How would we search? What was our plan? An informed but very uncomfortable roll of the dice must be made. Very quickly, we must determine the most likely navigation error. Is the aircraft off course to left or right or ahead or behind the estimated time of arrival?
- 12 minutes speed by with no island. The navigators are furiously checking their logs to prepare for the crucial decision.
- 16 minutes pass as all eyes are looking at the sea searching for land and seeing only the shadows of the low clouds on the surface.
- 21 minutes – the master navigator in almost a whisper informs the crew over the interphone that the most likely error is in groundspeed and we should not alter course.
- 22 minutes – The Guard Voice Radio suddenly comes alive with a station calling our aircraft call sign.
This radio has a range of around 150 -250 miles. We are told that the island has had a power failure and the emergency generator has just been brought on line.
- 25 minutes – Radar shows our destination at 48 miles dead on our nose.
- 25 minutes and 20 seconds – Our twin radio direction finder needles swing to the nose showing that the beacon on Easter Island is again operating and we are now officially not lost.
Fear recedes and the crew begins to look forward to seeing this mysterious island while the pilots wonder if they are up to landing on the side of a volcano on a runway that others have named the ski jump because of its extreme slope.
Final Approach to Easter Island’s 5 degree upwards sloping runway. Watch it on You Tube HERE
We overfly the welcome terrain at an altitude of 800 feet and see groups of people on foot and horseback headed to the airstrip to watch and probably critique our landing. I crash the aircraft onto the absurdly sloping runway and this embarrassing arrival takes our collective attention away from an inevitable appraisal of our mortality. Instead of 2 hours to live, we have been given many more. Who is to say why others were not granted the same.
I never flew to this remote island again but will never forget that small slice of my time when the island was not there.
1 Long Range Radio Navigation and Ranging (LORAN) came in wide use during WWII. It is a forerunner of GPS in that it uses multiple radio transmitters to establish a geographic position. It was extensively used on ships and aircraft for long-range navigation.
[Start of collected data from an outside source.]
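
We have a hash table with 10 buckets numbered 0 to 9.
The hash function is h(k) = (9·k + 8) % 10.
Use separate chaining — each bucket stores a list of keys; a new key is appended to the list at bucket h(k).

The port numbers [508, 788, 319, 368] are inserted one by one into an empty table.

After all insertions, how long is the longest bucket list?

3

Insert 508: h=0, bucket 0 empty -> new chain.
Insert 788: h=0, bucket 0 nonempty -> append to chain.
Insert 319: h=9, bucket 9 empty -> new chain.
Insert 368: h=0, bucket 0 nonempty -> append to chain.
Final buckets:
0: 508 -> 788 -> 368
1: ∅
2: ∅
3: ∅
4: ∅
5: ∅
6: ∅
7: ∅
8: ∅
9: 319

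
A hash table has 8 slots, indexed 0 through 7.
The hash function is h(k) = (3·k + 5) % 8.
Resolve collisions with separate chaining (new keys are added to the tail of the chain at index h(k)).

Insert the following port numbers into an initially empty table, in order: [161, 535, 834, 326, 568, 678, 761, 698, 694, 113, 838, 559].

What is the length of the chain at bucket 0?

161 → bucket 0
535 → bucket 2
834 → bucket 3
326 → bucket 7
568 → bucket 5
678 → bucket 7 (collision)
761 → bucket 0 (collision)
698 → bucket 3 (collision)
694 → bucket 7 (collision)
113 → bucket 0 (collision)
838 → bucket 7 (collision)
559 → bucket 2 (collision)
Final buckets:
0: 161 -> 761 -> 113
1: _
2: 535 -> 559
3: 834 -> 698
4: _
5: 568
6: _
7: 326 -> 678 -> 694 -> 838

3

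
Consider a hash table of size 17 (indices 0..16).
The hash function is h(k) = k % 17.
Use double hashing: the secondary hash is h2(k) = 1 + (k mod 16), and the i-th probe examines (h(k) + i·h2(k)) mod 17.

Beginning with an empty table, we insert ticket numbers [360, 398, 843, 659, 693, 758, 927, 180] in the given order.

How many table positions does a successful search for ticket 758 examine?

Insert 360: h=3, slot 3 empty -> index 3.
Insert 398: h=7, slot 7 empty -> index 7.
Insert 843: h=10, slot 10 empty -> index 10.
Insert 659: h=13, slot 13 empty -> index 13.
Insert 693: h=13, h2=6, slot 13 occupied -> index 2.
Insert 758: h=10, h2=7, slot 10 occupied -> index 0.
Insert 927: h=9, slot 9 empty -> index 9.
Insert 180: h=10, h2=5, slot 10 occupied -> index 15.
Table: [758, —, 693, 360, —, —, —, 398, —, 927, 843, —, —, 659, —, 180, —]
Lookup 758: h=10, h2=7, probe 10,0 → found at 0.

2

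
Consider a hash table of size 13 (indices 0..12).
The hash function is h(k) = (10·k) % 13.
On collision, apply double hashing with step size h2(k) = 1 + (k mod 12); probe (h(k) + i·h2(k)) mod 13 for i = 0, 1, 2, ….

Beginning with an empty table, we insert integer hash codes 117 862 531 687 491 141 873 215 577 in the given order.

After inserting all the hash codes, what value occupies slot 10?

117 hashes to 0; slot 0 is free → place at 0.
862 hashes to 1; slot 1 is free → place at 1.
531 hashes to 6; slot 6 is free → place at 6.
687 hashes to 6, h2=4; 6 taken → place at 10.
491 hashes to 9; slot 9 is free → place at 9.
141 hashes to 6, h2=10; 6 taken → place at 3.
873 hashes to 7; slot 7 is free → place at 7.
215 hashes to 5; slot 5 is free → place at 5.
577 hashes to 11; slot 11 is free → place at 11.
Table: [117, 862, —, 141, —, 215, 531, 873, —, 491, 687, 577, —]

687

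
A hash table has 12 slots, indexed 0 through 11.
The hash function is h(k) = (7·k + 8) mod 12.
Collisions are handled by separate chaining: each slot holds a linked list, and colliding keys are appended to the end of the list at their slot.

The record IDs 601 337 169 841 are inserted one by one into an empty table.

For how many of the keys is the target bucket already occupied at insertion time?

601 → bucket 3
337 → bucket 3 (collision)
169 → bucket 3 (collision)
841 → bucket 3 (collision)
Final buckets:
0: ∅
1: ∅
2: ∅
3: 601 -> 337 -> 169 -> 841
4: ∅
5: ∅
6: ∅
7: ∅
8: ∅
9: ∅
10: ∅
11: ∅

3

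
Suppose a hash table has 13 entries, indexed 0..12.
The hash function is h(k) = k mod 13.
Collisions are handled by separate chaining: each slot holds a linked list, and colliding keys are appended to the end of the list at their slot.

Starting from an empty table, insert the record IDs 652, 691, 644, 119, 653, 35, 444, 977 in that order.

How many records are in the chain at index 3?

1

652 -> bucket 2
691 -> bucket 2 (collision)
644 -> bucket 7
119 -> bucket 2 (collision)
653 -> bucket 3
35 -> bucket 9
444 -> bucket 2 (collision)
977 -> bucket 2 (collision)
Final buckets:
0: .
1: .
2: 652 -> 691 -> 119 -> 444 -> 977
3: 653
4: .
5: .
6: .
7: 644
8: .
9: 35
10: .
11: .
12: .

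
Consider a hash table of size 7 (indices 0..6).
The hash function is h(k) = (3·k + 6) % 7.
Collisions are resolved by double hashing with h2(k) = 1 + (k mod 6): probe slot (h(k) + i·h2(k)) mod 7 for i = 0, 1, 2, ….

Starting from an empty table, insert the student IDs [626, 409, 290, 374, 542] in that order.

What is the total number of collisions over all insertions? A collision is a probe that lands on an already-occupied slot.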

The U.S. Coast Guard, in accordance with the DHS Appropriations Act, terminated the transmission of all U.S. LORAN-C signals on February 8, 2010. http://en.wikipedia.org/wiki/LORAN
2 Pressure Pattern navigation is also known as Bellamy Drift. It uses the theory of air mass weather and the difference between Pressure Altitude and Radar Altitude when flying over water to compute an average crosswind value between observations. For further information see: http://propspistonsandoldairliners.blogspot.com/2010/02/navigating-on-b-29.html
3 Celestial navigation provides two main solutions to determining a location on the earth’s surface. At night, when stars are visible, three stars can be sighted and their altitude above the horizon measured with a sextant. This reading provides three lines of position that when drawn on a chart will converge to create a small triangle. This triangle defines a position and is called a FIX. In the daytime, only the Sun is available and it’s single line of position is not enough to establish a FIX. Instead, the aircraft is assumed to be located at any point on this line when plotted on the chart. Clearly, if the line is at right angles to course, it determines distance traveled. If it is parallel, the actual course of the aircraft is established.